Since it was just a kiss, she probably would be denied the satisfaction of seeing me behind bars. And a civil suit, even if successful, wouldn’t be worth the trouble.

All things considered, I can sleep well at night, which is more than can be said for Lord Brittan, who was yesterday questioned by the police for a rape he allegedly committed in 1967.

The reports aren’t saying why the woman, who was 19 at the time, had to wait until now to file charges.

That leaves room for guesses, such as that she had been trying for decades to recover from the trauma until finally realising, at age 66, that she couldn’t. After all, women are brainwashed to insist (and the rest of us to accept) that rape is the worst thing that can happen to them, that they’d rather be killed or crippled than raped.

At the same time a Labour peer, who hasn’t so far been named, is being investigated for having allegedly raped 12 boys over several decades. Eschewing facetious remarks, along the lines of ‘at least the Tory likes girls’ or ‘it takes two to tango’, one still wonders why the crimes have gone unreported until now.

In all such instances any half-competent barrister would have advised the victims to act immediately. In the absence of hard physical evidence, rape cases are notoriously hard to prosecute anyway, even if tried immediately after the event.

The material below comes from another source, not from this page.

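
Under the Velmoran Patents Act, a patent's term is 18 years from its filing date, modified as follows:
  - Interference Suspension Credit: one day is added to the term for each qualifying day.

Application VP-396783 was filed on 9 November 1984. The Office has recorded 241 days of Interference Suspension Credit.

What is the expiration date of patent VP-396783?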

How it’s possible even to consider bringing up charges decades after the fact escapes me altogether. A woman on the cusp of old age says Mr Brittan (as he then was) raped her 47 years ago. Presumably, unless Lord Brittan (as he now is) really is guilty and can’t live with himself unless he confesses, he says he didn’t.

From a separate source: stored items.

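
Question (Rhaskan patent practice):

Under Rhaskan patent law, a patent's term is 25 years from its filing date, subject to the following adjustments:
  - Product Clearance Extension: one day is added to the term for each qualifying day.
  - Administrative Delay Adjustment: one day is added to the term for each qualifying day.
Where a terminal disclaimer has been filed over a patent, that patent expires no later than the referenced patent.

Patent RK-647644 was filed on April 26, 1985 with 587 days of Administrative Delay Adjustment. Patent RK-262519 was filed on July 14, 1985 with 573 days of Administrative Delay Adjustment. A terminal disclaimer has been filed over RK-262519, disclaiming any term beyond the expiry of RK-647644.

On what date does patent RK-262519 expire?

2011-12-04

Natural term of RK-262519:
  Base: filing + 25 years → 14 July 2010.
  Administrative Delay Adjustment: +573 days → 7 February 2012.
Expiry of referenced patent RK-647644:
  Base: filing + 25 years → 26 April 2010.
  Administrative Delay Adjustment: +587 days → 4 December 2011.
Terminal disclaimer: RK-262519 expires on the earlier of 7 February 2012 and 4 December 2011.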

It’s her word against his, and the only reason criminal charges, or indeed an investigation, could even be considered is if, by some odd twist of today’s jurisprudence, her word counts for more than his.

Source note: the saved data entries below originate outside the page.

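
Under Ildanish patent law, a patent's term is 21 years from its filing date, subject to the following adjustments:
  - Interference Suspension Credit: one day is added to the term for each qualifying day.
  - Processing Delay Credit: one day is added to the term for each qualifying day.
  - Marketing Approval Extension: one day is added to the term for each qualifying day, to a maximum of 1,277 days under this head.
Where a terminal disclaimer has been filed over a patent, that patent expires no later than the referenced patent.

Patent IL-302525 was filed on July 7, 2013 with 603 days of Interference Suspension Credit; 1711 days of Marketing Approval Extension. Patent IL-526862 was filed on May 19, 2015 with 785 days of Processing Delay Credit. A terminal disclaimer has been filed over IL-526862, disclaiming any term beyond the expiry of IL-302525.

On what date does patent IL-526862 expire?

Natural term of IL-526862:
  Base: filing + 21 years → 19 May 2036.
  Processing Delay Credit: +785 days → 13 July 2038.
Expiry of referenced patent IL-302525:
  Base: filing + 21 years → 7 July 2034.
  Interference Suspension Credit: +603 days → 1 March 2036.
  Marketing Approval Extension: 1711 days claimed exceeds the 1277-day cap, so +1277 days → 30 August 2039.
Terminal disclaimer: IL-526862 expires on the earlier of 13 July 2038 and 30 August 2039.

July 13, 2038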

Surely that can’t be the case? Please tell me that we’re still all equal before the law; that by being born a man and even becoming a toff a person doesn’t thereby relinquish his right to fair trial, be it by a jury or media. Please, for old times’ sake?

Don’t get me wrong. I don’t mean to trivialise sex offences in general and rape in particular, even though I wasn’t entirely serious when describing my own experience.

However, these days one can’t open a newspaper without reading yet another account of yet another famous old man being charged with sex crimes committed when God was young.

One is tempted to think that the ancient principle of proof beyond reasonable doubt isn’t applied in such cases as rigorously as in some others. And is there a chain reaction of accusations?

A woman claims she was mistreated, which gets the bandwagon rolling. Suddenly a platoon of victims appear out of nowhere, all anxious to jump on. The bandwagon becomes unstoppable.

This isn’t to deny that the posthumous reviling of, say, Jimmy Saville isn’t richly deserved. The man was obvious scum and, unless I sat on the jury, I’d find one look at his face to be sufficient forensic evidence to that effect.

But out of the dozens of cases receiving huge publicity in the last few months, could there have been some that were blown out of proportion? Where guilt was established, claimed or reported on flimsy evidence? There had to be, which raises some uncomfortable questions.

Question 1: Do some people in a position of influence have a vested interest in alienating the sexes? Question 2: Are our courts becoming an arena for class war? Question 3: Have we become vultures getting sustenance out of the corpses of ruined reputations? Question 4: Have our newspapers lost whatever notion of responsibility they’ve ever had?

Actually, the questions aren’t overly uncomfortable. But, one suspects, the answers would be.